Het drama van de Fernanda

Op 8 november 1908 vertrok de trotse Italiaanse driemast bark Fernanda, geladen met hout vanuit Riga met bestemming Swansea. De bark werd door de sleepboot Titan naar het Kieler kanaal gesleept en daar nam de sleepboot Vulcan het over.

De Fernanda was oorspronkelijk een Engels schip, de Bencleuch van de Benline, een stalen bark van 1353 BRT. Het schip was genoemd naar de kleindochter van de reder.

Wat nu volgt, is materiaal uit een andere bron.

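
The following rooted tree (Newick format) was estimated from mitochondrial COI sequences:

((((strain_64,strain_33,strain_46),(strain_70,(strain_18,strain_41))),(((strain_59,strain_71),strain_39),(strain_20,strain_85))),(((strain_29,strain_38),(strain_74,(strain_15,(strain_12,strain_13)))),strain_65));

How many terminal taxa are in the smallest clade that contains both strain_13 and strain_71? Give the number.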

Gezagvoerder was Fransesco Arpe uit Genua en hij had een bemanning van veertien koppen: Italianen, Letten en Finnen.

De Bencleuch later omgedoopt tot De Fernanda (bron: Green Collection, State of Victoria Library).

In de avond van 17 november werd de reis vervolgd, maar vanwege het slechte weer moest men tot de avond van 20 november ankeren bij het lichtschip Elbe. Op 22 november begon de wind opnieuw aan te wakkeren en de volgende morgen, toen de Vulcanen de Fernanda zich dwars van Terschelling bevonden, stond er een vliegende Noordwester storm. De vuurtoren Brandaris werd op dertien Zeemijl ZZO gepeild. De Fernanda vroeg om 8 uur per vlaggensein aan de sleepboot om het schip wat meer om de Noord of naar een benedenwindse haven te slepen, maar de sleepboot seinde dat dat onmogelijk was. Om 10 uur gaf de sleepboot een lange stoot op de stoomfluit en wierp hierop de sleeptros los, de Fernanda aan haar lot overlatend. Kapitein Arpe gaf onmiddellijk opdracht de zeilen te hijsen maar tegen 6 uur scheurden deze. De Brandaris werd toen gepeild op ongeveer zeven mijl ZO ten O. Het schip dreef over de gevaarlijke Terschellinger gronden en strandde tenslotte op de Engelse hoek. Het was intussen 8 uur geworden. Op het voorschip bevonden zich zeven man en de overigen, waaronder de kapitein en een matroos met een gebroken been, waren in de achterkajuit gevlucht. In de loop van de avond brak het schip door de hoge grondzeeën die er overheen sloegen. De zeven man op het voorschip sloegen de een na de ander overboord en kwamen in de golven om.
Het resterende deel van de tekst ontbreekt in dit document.